具体例:リボソーム増加による筋タンパク質合成増強トレ
①通常パターン
2分割した『胸・肩・上腕三頭筋・大腿四頭筋』と『背(広がり系)・背(厚み系)・上腕二頭筋・ハムストリングス』を隔週で刺激します。
週の前半はリボソーム量増加フェーズで、各部位6セットに止めます。週の後半はタンパク質合成増強フェーズで、各部位24セットにして刺激を多量に与えます。
タンパク質合成増強フェーズでは、上腕三頭筋と上腕二頭筋の独立したトレ日を設けていません。

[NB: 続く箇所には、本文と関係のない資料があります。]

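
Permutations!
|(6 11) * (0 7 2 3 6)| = |(0 7 2 3 6 11)| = 6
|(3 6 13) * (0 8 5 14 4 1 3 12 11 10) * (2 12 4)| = |(0 8 5 14 2 12 11 10)(1 3 6 13 4)| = 40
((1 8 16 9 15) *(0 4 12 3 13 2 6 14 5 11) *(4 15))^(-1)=(0 11 5 14 6 2 13 3 12 4 9 16 8 1 15)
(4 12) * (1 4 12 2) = (12)(1 4 2) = [0, 4, 1, 3, 2, 5, 6, 7, 8, 9, 10, 11, 12]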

その理由は、胸と肩、背(広がり系)と背(厚み系)のトレで十分に刺激できると考えるからです(腕の筋肥大を最優先にする場合は組み直す必要があるかもしれません)。
各部位を隔週で1週間休ませることでmTORシグナル伝達系の再感作をはかっています。十分に再感作させるため、5週目は丸々一週間休息するのも良いかもしれません。

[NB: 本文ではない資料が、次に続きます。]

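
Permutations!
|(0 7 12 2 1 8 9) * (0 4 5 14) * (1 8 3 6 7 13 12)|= 36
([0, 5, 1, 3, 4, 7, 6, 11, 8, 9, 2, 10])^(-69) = (1 11)(2 7)(5 10)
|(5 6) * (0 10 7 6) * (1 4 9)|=15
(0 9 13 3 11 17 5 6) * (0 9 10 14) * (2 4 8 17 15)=[10, 1, 4, 11, 8, 6, 9, 7, 17, 13, 14, 15, 12, 3, 0, 2, 16, 5]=(0 10 14)(2 4 8 17 5 6 9 13 3 11 15)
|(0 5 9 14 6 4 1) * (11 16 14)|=9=|(0 5 9 11 16 14 6 4 1)|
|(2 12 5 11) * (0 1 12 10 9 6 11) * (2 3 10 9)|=12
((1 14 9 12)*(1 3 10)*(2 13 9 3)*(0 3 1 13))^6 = ((0 3 10 13 9 12 2)(1 14))^6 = (14)(0 2 12 9 13 10 3)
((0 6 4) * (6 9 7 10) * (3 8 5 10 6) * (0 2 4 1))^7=((0 9 7 6 1)(2 4)(3 8 5 10))^7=(0 7 1 9 6)(2 4)(3 10 5 8)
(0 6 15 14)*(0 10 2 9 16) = (0 6 15 14 10 2 9 16) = [6, 1, 9, 3, 4, 5, 15, 7, 8, 16, 2, 11, 12, 13, 10, 14, 0]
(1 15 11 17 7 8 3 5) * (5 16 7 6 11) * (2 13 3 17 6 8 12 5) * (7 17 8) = (1 15 2 13 3 16 17 7 12 5)(6 11) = [0, 15, 13, 16, 4, 1, 11, 12, 8, 9, 10, 6, 5, 3, 14, 2, 17, 7]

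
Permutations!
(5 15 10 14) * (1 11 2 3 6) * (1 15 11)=[0, 1, 3, 6, 4, 11, 15, 7, 8, 9, 14, 2, 12, 13, 5, 10]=(2 3 6 15 10 14 5 11)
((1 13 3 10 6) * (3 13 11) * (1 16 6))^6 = (16)(1 3)(10 11)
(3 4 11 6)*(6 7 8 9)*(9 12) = (3 4 11 7 8 12 9 6) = [0, 1, 2, 4, 11, 5, 3, 8, 12, 6, 10, 7, 9]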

各部位を隔週で刺激するので一見すると、元になっている『最適容量高頻度トレーニング』より総負荷量(筋肉が行う仕事量の指標で、筋肥大と相関がある)が小さくなる様に感じますが、月単位(4週間単位)でみると同じ総負荷量になっています(ただ、これが筋肥大量の面でも等価といえるのかは不明です)。

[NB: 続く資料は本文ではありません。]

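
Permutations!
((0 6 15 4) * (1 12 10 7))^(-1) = (0 4 15 6)(1 7 10 12) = ((0 6 15 4)(1 12 10 7))^(-1)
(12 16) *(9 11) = [0, 1, 2, 3, 4, 5, 6, 7, 8, 11, 10, 9, 16, 13, 14, 15, 12] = (9 11)(12 16)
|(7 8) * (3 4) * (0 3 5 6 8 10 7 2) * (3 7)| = |(0 7 10 3 4 5 6 8 2)| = 9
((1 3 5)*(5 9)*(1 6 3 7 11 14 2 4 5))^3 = (1 14 5 9 11 4 3 7 2 6)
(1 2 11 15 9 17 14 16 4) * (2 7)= (1 7 2 11 15 9 17 14 16 4)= [0, 7, 11, 3, 1, 5, 6, 2, 8, 17, 10, 15, 12, 13, 16, 9, 4, 14]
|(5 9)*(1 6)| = |(1 6)(5 9)| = 2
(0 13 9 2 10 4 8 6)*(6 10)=(0 13 9 2 6)(4 8 10)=[13, 1, 6, 3, 8, 5, 0, 7, 10, 2, 4, 11, 12, 9]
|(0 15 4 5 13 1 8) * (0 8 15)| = |(1 15 4 5 13)| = 5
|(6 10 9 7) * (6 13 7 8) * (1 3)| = 4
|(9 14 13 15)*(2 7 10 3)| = |(2 7 10 3)(9 14 13 15)| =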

簡易的に比較するため、4週間当たりの総負荷量をセット数で表すと、どちらも各部位72セットになります。
②総負荷量ましましパターン
元になっている『最適容量高頻度トレーニング』の総負荷量を上回ったものにしたい場合は、再感作にかける日数の1日分をトレーニングにあてると良いかもしれません。『通常パターン』の火曜OFF日をトレーニングにあてています。↓
『最適容量高頻度トレーニング』や『通常パターン』の各部位総負荷量が4週間あたり72セットであるのに対し、『総負荷量ましましパターン』は12セット多い84セットになります。
以上です。
今回の内容は備忘録の意味合いが強く、具体化した段階で記事にしました。まだ自分自身で試していないので有効か否かを実感できていませんが、期待感が大きいです。
トレーニング期間、トレーニング量、休止期間、休止を入れるタイミングなどを調整することで、休止による筋委縮の程度を低く抑えつつ、リボソーム量・再感作・筋メモリー(筋繊維核増加・保持やエピジェネティック修飾)による、急速で、より大きな筋肥大効果が期待できるかもしれません。
時間をかけて試してみたいと思います。楽しみです。